Alles fing mit einer Liste an, die mir mein Ansprechpartner von der GIZ zusandte. Zwei DinA4 Seiten mit einer Tabelle, in der alle Dokumente aufgelistet sind, die ich fuer die Visumsverlaengerung brauche. Also fing ich an: 1. Station: FELCN (Polizeistelle, zustaendig fuer den Kampf gegen Drogenhandel). Die Liste besagt, ich brauche ein Memorial von einem Anwalt, eine Kopie davon, drei Kopien meines Reisepasses und ein Passfoto. Wichtig: das Passfoto muss 4×4 mit rotem Hintergrund sein. Ich besorgte mir also die Dokumente und gab alles in der FELCN ab. Drei Tage spaeter konnte ich mein Zeugnis ohne Probleme abholen. In der Zwischenzeit ging ich ins Krankenhaus, da die Liste besagt, dass ich einen medizinsichen Check machen muss. Nachdem ich im Krankenhaus drei Personen nach dem Ort gefragt habe (das Krankenhaus ist ziemlich unuebersichtlich), vorab bezahlt habe, meine Zaehne, Gewicht und Groesse kontrolliert lassen habe, viele Fragen ueber mich ergehen lassen habe, eine Urin- und Blutprobe abgegeben und ein Roentgenbild meiner Lunge lassen machen habe, bekam ich den Schein, um in drei Tagen mein Medizinisches Zeugnis abholen zu koennen.
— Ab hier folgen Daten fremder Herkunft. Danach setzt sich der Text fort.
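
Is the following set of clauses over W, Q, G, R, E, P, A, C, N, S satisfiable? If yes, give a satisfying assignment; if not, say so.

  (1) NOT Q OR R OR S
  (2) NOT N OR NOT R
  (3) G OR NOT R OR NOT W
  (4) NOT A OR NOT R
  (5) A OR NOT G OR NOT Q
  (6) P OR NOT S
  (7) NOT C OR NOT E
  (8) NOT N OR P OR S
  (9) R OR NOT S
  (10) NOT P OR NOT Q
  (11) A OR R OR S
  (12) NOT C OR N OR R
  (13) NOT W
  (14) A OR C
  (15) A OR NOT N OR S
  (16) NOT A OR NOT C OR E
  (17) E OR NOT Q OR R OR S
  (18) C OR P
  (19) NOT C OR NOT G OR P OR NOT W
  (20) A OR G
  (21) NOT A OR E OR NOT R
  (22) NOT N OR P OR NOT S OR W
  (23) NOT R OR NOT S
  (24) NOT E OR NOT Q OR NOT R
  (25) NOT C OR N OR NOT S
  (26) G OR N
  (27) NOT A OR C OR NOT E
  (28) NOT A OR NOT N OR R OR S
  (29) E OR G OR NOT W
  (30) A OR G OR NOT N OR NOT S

Unit clause (NOT W) forces W = False.
Set Q = False.
Try G = False:
  (A OR G) forces A = True.
  (NOT A OR NOT R) forces R = False.
  (R OR NOT S) forces S = False.
  (G OR N) forces N = True.
  clause (NOT A OR NOT N OR R OR S) is falsified — backtrack.
So G = True.
Set R = False.
  then (R OR NOT S) forces S = False.
  then (A OR R OR S) forces A = True.
  then (NOT A OR NOT N OR R OR S) forces N = False.
  then (NOT C OR N OR R) forces C = False.
  then (C OR P) forces P = True.
  then (NOT A OR C OR NOT E) forces E = False.
All clauses satisfied.

W = False, Q = False, G = True, R = False, E = False, P = True, A = True, C = False, N = False, S = False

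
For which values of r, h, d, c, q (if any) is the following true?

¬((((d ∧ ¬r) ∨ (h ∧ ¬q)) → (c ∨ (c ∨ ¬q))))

r=F, h=T, d=T, c=F, q=T

  ¬((((d ∧ ¬r) ∨ (h ∧ ¬q)) → (c ∨ (c ∨ ¬q)))) = True
    ((d ∧ ¬r) ∨ (h ∧ ¬q)) → (c ∨ (c ∨ ¬q)) = False
      (d ∧ ¬r) ∨ (h ∧ ¬q) = True
        d ∧ ¬r = True
          ¬r = True
        h ∧ ¬q = False
          ¬q = False
      c ∨ (c ∨ ¬q) = False
        c ∨ ¬q = False
          ¬q = False
The formula evaluates to True.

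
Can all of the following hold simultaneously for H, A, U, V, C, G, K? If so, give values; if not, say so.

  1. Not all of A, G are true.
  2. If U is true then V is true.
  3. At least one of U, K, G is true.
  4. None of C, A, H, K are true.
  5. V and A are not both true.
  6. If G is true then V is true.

H=F, A=F, U=T, V=T, C=F, G=F, K=F

  (1) {A, G}: 0/2 true — not all ✓
  (2) U=T ⇒ V: T ✓
  (3) {U, K, G}: 1 true — at least one ✓
  (4) {C, A, H, K}: 0 true — none ✓
  (5) V=T, A=F — not both ✓
  (6) G=F ⇒ V: vacuous ✓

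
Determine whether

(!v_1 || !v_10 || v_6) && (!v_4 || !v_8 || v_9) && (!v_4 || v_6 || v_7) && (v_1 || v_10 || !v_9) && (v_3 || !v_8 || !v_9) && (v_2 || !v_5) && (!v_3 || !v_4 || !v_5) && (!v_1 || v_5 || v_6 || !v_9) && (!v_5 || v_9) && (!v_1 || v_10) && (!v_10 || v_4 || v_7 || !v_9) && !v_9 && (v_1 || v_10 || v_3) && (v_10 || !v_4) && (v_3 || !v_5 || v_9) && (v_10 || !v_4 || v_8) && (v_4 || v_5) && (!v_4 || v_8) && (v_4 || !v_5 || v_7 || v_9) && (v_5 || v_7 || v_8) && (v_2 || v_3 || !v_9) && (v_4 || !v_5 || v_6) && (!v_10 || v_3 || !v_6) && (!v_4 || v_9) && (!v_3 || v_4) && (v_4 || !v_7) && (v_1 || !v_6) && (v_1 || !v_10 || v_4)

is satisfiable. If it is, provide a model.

UNSATISFIABLE

Case v_9 = True:
  Clause (!v_9) is falsified — contradiction.
Case v_9 = False:
  (!v_5 || v_9) forces v_5 = False.
  (v_4 || v_5) forces v_4 = True.
  Clause (!v_4 || v_9) is falsified — contradiction.
Both cases fail, so the formula is unsatisfiable.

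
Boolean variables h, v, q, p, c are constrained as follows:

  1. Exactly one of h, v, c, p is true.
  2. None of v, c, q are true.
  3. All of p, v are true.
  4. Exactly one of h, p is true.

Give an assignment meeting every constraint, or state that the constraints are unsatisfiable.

Case v = True:
  Constraint (2) is violated (v=T) — contradiction.
Case v = False:
  Constraint (3) is violated (v=F) — contradiction.
Both cases fail — unsatisfiable.

Unsatisfiable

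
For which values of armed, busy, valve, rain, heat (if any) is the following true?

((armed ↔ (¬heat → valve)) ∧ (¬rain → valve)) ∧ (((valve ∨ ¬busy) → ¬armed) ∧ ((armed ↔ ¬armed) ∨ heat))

armed: True, busy: True, valve: False, rain: True, heat: True

  (armed ↔ (¬heat → valve)) ∧ (¬rain → valve) = True
    armed ↔ (¬heat → valve) = True
      ¬heat → valve = True
        ¬heat = False
    ¬rain → valve = True
      ¬rain = False
  ((valve ∨ ¬busy) → ¬armed) ∧ ((armed ↔ ¬armed) ∨ heat) = True
    (valve ∨ ¬busy) → ¬armed = True
      valve ∨ ¬busy = False
        ¬busy = False
      ¬armed = False
    (armed ↔ ¬armed) ∨ heat = True
      armed ↔ ¬armed = False
        ¬armed = False
Both conjuncts True, so the formula holds.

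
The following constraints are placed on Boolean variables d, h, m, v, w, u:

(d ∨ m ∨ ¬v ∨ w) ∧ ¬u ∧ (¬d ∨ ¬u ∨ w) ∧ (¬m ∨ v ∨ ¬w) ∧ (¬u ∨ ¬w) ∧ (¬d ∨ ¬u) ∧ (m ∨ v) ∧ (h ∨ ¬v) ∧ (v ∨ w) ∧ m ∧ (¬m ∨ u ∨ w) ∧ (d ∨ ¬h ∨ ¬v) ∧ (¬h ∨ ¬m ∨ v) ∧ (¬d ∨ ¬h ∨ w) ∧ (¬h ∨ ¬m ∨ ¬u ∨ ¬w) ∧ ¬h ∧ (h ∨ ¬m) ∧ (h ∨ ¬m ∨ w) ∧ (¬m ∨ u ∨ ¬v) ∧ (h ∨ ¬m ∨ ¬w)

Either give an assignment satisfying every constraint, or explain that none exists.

No satisfying assignment exists.

Case h = True:
  Clause (¬h) is falsified — contradiction.
Case h = False:
  (¬u) forces u = False.
  (h ∨ ¬v) forces v = False.
  (m ∨ v) forces m = True.
  Clause (h ∨ ¬m) is falsified — contradiction.
Both cases fail, so the formula is unsatisfiable.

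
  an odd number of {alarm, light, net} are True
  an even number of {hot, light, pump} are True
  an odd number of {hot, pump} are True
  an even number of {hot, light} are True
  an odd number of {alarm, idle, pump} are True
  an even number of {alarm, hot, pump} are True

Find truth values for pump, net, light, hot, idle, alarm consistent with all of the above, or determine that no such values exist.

pump = False, net = True, light = True, hot = True, idle = False, alarm = True

{alarm, light, net}: 3 true → odd ✓
{hot, light, pump}: 2 true → even ✓
{hot, pump}: 1 true → odd ✓
{hot, light}: 2 true → even ✓
{alarm, idle, pump}: 1 true → odd ✓
{alarm, hot, pump}: 2 true → even ✓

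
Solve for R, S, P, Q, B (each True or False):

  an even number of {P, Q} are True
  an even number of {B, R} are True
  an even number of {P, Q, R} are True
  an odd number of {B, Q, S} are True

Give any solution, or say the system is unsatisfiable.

R = False; S = False; P = True; Q = True; B = False

{P, Q}: 2 true → even ✓
{B, R}: 0 true → even ✓
{P, Q, R}: 2 true → even ✓
{B, Q, S}: 1 true → odd ✓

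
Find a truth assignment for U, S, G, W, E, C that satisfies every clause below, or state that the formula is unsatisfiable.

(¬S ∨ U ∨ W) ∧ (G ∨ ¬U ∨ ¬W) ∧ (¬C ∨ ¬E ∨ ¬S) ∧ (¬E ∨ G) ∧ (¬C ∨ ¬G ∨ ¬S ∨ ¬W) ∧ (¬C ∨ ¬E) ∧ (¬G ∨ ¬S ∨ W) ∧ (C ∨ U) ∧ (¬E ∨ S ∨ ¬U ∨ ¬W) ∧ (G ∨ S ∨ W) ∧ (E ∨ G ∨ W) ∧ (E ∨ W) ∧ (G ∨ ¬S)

Set U = True.
Set S = True.
  then (G ∨ ¬S) forces G = True.
  then (¬G ∨ ¬S ∨ W) forces W = True.
  then (¬C ∨ ¬G ∨ ¬S ∨ ¬W) forces C = False.
Set E = False.
All clauses satisfied.

U=T, S=T, G=T, W=T, E=F, C=F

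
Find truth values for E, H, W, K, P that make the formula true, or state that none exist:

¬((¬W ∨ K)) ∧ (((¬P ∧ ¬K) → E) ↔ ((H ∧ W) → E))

E=F; H=T; W=T; K=F; P=F

  ¬((¬W ∨ K)) = True
    ¬W ∨ K = False
      ¬W = False
  ((¬P ∧ ¬K) → E) ↔ ((H ∧ W) → E) = True
    (¬P ∧ ¬K) → E = False
      ¬P ∧ ¬K = True
        ¬P = True
        ¬K = True
    (H ∧ W) → E = False
      H ∧ W = True
Both conjuncts True, so the formula holds.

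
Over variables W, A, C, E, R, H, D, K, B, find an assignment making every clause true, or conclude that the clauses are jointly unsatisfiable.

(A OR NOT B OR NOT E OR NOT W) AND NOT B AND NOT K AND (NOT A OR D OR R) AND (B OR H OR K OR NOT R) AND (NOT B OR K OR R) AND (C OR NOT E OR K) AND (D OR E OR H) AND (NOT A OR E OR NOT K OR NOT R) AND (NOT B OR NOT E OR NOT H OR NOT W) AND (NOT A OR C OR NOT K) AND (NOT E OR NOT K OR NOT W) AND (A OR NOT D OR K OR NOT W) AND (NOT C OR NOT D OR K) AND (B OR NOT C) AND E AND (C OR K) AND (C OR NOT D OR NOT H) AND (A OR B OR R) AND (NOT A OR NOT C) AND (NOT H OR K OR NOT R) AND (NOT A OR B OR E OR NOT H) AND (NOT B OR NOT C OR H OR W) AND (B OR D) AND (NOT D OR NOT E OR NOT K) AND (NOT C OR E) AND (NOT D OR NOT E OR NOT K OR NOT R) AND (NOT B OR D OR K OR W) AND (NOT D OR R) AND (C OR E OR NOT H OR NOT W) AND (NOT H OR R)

UNSATISFIABLE

Case K = True:
  Clause (NOT K) is falsified — contradiction.
Case K = False:
  (NOT B) forces B = False.
  (B OR NOT C) forces C = False.
  Clause (C OR K) is falsified — contradiction.
Both cases fail, so the formula is unsatisfiable.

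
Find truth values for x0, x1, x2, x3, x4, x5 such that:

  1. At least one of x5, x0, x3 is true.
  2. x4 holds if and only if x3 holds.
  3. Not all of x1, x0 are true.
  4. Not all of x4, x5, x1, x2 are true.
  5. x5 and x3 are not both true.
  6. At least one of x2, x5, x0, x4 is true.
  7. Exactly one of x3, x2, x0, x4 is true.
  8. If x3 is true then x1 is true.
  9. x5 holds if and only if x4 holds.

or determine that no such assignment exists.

x0 = True; x1 = False; x2 = False; x3 = False; x4 = False; x5 = False

  (1) {x5, x0, x3}: 1 true — at least one ✓
  (2) x4=F, x3=F — same ✓
  (3) {x1, x0}: 1/2 true — not all ✓
  (4) {x4, x5, x1, x2}: 0/4 true — not all ✓
  (5) x5=F, x3=F — not both ✓
  (6) {x2, x5, x0, x4}: 1 true — at least one ✓
  (7) {x3, x2, x0, x4}: 1 true — exactly one ✓
  (8) x3=F ⇒ x1: vacuous ✓
  (9) x5=F, x4=F — same ✓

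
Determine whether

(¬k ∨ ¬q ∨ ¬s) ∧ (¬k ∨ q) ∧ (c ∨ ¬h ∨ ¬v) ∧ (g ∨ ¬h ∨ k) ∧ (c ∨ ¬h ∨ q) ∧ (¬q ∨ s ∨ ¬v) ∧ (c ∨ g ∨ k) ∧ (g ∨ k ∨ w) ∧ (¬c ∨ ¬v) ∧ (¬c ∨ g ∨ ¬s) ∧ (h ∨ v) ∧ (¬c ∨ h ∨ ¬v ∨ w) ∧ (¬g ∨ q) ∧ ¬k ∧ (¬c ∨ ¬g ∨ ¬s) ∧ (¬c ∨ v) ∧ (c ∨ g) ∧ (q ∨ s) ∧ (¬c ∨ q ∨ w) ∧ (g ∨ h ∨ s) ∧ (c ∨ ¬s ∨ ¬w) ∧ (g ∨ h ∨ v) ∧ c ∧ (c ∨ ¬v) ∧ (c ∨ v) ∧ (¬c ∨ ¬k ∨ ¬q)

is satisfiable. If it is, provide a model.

Case c = True:
  (¬c ∨ ¬v) forces v = False.
  Clause (¬c ∨ v) is falsified — contradiction.
Case c = False:
  Clause (c) is falsified — contradiction.
Both cases fail, so the formula is unsatisfiable.

Unsatisfiable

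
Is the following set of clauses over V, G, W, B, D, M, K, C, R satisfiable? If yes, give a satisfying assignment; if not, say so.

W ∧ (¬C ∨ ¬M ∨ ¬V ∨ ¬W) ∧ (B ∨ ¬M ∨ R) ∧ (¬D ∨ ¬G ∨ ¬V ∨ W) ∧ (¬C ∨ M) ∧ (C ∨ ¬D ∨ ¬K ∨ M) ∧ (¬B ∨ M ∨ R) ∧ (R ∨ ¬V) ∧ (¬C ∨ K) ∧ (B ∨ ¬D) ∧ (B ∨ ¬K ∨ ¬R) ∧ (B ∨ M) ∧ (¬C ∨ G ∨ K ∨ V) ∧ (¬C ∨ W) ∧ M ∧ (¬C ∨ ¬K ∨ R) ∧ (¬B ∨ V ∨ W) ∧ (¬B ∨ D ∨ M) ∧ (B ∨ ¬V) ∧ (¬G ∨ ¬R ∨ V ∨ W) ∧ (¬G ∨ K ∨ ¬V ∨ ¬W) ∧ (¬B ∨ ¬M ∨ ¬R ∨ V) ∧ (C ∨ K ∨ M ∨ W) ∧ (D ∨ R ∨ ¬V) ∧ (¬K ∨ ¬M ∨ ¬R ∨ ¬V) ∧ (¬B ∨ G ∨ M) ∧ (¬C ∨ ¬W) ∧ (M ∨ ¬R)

Unit clause (W) forces W = True.
Unit clause (M) forces M = True.
In (¬C ∨ ¬W) only ¬C is left, so C = False.
Set V = False.
Set G = True.
Set B = True.
  then (¬B ∨ ¬M ∨ ¬R ∨ V) forces R = False.
Set D = False.
Set K = True.
All clauses satisfied.

V = False, G = True, W = True, B = True, D = False, M = True, K = True, C = False, R = False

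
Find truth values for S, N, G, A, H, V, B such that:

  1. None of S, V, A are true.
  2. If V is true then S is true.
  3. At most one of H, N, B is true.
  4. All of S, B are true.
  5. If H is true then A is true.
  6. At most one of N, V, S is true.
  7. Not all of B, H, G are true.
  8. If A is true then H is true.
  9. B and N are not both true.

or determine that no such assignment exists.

No satisfying assignment exists.

Case S = True:
  Constraint (1) is violated (S=T) — contradiction.
Case S = False:
  Constraint (4) is violated (S=F) — contradiction.
Both cases fail — unsatisfiable.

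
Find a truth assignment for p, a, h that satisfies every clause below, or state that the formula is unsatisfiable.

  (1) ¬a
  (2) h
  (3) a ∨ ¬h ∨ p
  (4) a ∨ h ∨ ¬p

p: True; a: False; h: True

Unit clause (¬a) forces a = False.
Unit clause (h) forces h = True.
In (a ∨ ¬h ∨ p) only p is left, so p = True.
Check each clause:
  (¬a): ¬a holds.
  (h): h holds.
  (a ∨ ¬h ∨ p): p holds.
  (a ∨ h ∨ ¬p): h holds.
All clauses satisfied.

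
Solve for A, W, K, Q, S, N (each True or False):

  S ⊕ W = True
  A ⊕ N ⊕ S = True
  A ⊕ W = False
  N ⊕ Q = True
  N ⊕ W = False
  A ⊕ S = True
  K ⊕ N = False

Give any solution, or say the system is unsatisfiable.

A=F, W=F, K=F, Q=T, S=T, N=F

S ⊕ W = T ⊕ F = True ✓
A ⊕ N ⊕ S = F ⊕ F ⊕ T = True ✓
A ⊕ W = F ⊕ F = False ✓
N ⊕ Q = F ⊕ T = True ✓
N ⊕ W = F ⊕ F = False ✓
A ⊕ S = F ⊕ T = True ✓
K ⊕ N = F ⊕ F = False ✓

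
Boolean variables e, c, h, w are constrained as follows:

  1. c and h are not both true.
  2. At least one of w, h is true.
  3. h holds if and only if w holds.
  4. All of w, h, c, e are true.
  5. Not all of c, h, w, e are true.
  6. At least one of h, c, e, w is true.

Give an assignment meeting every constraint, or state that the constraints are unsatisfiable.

Case c = True:
  (1) with c=T forces h = False.
  Constraint (4) is violated (h=F) — contradiction.
Case c = False:
  Constraint (4) is violated (c=F) — contradiction.
Both cases fail — unsatisfiable.

No satisfying assignment exists.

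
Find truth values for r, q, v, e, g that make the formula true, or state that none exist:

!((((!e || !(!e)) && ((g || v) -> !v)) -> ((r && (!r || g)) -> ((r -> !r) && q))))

r = True, q = True, v = False, e = True, g = True

  !((((!e || !(!e)) && ((g || v) -> !v)) -> ((r && (!r || g)) -> ((r -> !r) && q)))) = True
    ((!e || !(!e)) && ((g || v) -> !v)) -> ((r && (!r || g)) -> ((r -> !r) && q)) = False
      (!e || !(!e)) && ((g || v) -> !v) = True
        !e || !(!e) = True
          !e = False
          !(!e) = True
            !e = False
        (g || v) -> !v = True
          g || v = True
          !v = True
      (r && (!r || g)) -> ((r -> !r) && q) = False
        r && (!r || g) = True
          !r || g = True
            !r = False
        (r -> !r) && q = False
          r -> !r = False
            !r = False
The formula evaluates to True.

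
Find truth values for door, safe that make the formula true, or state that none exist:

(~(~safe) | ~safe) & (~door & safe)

door = False; safe = True

  ~(~safe) | ~safe = True
    ~(~safe) = True
      ~safe = False
    ~safe = False
  ~door & safe = True
    ~door = True
Both conjuncts True, so the formula holds.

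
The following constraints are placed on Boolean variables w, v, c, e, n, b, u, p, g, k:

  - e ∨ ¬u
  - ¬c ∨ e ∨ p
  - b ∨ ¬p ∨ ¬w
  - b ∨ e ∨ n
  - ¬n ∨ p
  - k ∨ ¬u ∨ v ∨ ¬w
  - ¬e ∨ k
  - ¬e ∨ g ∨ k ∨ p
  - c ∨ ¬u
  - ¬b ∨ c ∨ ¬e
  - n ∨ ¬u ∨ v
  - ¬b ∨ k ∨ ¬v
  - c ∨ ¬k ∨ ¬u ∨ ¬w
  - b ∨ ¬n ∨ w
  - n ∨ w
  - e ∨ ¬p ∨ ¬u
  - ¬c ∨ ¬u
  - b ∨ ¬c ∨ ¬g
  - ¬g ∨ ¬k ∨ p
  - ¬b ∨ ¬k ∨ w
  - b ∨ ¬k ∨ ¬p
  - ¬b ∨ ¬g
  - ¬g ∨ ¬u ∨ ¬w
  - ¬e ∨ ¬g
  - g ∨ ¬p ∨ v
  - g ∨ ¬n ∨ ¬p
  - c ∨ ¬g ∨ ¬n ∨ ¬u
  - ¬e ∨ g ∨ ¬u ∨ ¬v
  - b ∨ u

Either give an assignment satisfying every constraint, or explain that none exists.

Set w = True.
Set v = True.
Set c = True.
  then (¬c ∨ ¬u) forces u = False.
  then (b ∨ u) forces b = True.
  then (¬b ∨ k ∨ ¬v) forces k = True.
  then (¬b ∨ ¬g) forces g = False.
Set e = True.
Try n = True:
  (¬n ∨ p) forces p = True.
  clause (g ∨ ¬n ∨ ¬p) is falsified — backtrack.
So n = False.
Set p = True.
All clauses satisfied.

w=T, v=T, c=T, e=T, n=F, b=T, u=F, p=T, g=F, k=T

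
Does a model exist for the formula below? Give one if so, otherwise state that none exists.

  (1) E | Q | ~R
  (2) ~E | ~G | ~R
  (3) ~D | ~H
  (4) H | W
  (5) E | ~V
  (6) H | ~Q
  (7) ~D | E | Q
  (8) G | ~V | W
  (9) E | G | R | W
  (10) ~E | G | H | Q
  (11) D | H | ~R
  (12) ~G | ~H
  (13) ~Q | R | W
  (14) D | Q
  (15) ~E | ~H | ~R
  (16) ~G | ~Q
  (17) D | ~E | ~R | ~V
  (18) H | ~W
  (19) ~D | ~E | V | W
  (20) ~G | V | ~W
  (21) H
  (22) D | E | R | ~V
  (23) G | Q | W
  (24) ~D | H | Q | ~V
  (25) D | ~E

E: False, W: True, H: True, R: True, D: False, V: False, G: False, Q: True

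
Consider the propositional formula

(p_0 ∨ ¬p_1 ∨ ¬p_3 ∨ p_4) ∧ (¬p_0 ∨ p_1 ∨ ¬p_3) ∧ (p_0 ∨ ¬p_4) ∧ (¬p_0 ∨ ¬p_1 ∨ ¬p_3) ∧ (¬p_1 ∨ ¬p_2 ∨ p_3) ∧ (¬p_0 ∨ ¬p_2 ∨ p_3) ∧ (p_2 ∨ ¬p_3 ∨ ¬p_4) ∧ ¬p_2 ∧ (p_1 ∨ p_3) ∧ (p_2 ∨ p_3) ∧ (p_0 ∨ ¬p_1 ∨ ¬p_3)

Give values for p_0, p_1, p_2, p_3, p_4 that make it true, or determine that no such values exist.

p_0: False, p_1: False, p_2: False, p_3: True, p_4: False

Unit clause (¬p_2) forces p_2 = False.
In (p_2 ∨ p_3) only p_3 is left, so p_3 = True.
In (p_2 ∨ ¬p_3 ∨ ¬p_4) only ¬p_4 is left, so p_4 = False.
Try p_0 = True:
  (¬p_0 ∨ p_1 ∨ ¬p_3) forces p_1 = True.
  clause (¬p_0 ∨ ¬p_1 ∨ ¬p_3) is falsified — backtrack.
So p_0 = False.
  then (p_0 ∨ ¬p_1 ∨ ¬p_3 ∨ p_4) forces p_1 = False.
All clauses satisfied.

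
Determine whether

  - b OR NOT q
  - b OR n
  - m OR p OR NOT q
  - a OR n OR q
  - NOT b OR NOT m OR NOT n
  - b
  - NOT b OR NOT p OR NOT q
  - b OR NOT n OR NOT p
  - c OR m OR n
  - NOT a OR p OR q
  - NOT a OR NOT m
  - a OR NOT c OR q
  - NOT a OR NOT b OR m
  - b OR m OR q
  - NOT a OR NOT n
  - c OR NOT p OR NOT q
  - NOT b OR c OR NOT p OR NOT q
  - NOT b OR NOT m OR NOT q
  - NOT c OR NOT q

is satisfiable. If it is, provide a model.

b = True, a = False, c = False, q = False, p = True, m = False, n = True

Unit clause (b) forces b = True.
Try a = True:
  (NOT a OR NOT m) forces m = False.
  clause (NOT a OR NOT b OR m) is falsified — backtrack.
So a = False.
Set c = False.
Set q = False.
  then (a OR n OR q) forces n = True.
  then (NOT b OR NOT m OR NOT n) forces m = False.
Set p = True.
All clauses satisfied.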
Innerhalb einer Woche hatte ich also schon zwei Punkte auf meiner Liste abgearbeitet – wie gut, dachte ich mir und machte mich auf zu Interpol, Punkt 3.
Interpol: Ein grosses schoenes Fachwerkhaus und viele Polizisten, die anscheinend nichts zu tun hatten. Ich gab einem arbeitenden Polizisten die auf der Liste aufgelisteten Dokumente (Kopie vom Zeugnis von FELCN und Reisepass, saemtliche Angaben zu meinem Wohnort hier in La Paz (inklusive Rechnung von Wasser und Licht und notarielle Eigentumserklaerung des Hauses) und mehrere Passfotos (dieses mal wichtig: 3 Fotos 3×4 von vorne, ein Profilbild 3×4 von der rechten Gesichtshaelfte, roter Hintergrund)) ab und der Polizist machte Abdruecke von meinen zehn Fingern, ich bezahlte in einem anderen Buero und holte einen Schein ab, den ich fuenf Werktage spaeter in mein Fuehrungszeugnis von Interpol eintauschte.
Bis dahin lief alles reibungslos und ich war schon recht positiv gestimmt.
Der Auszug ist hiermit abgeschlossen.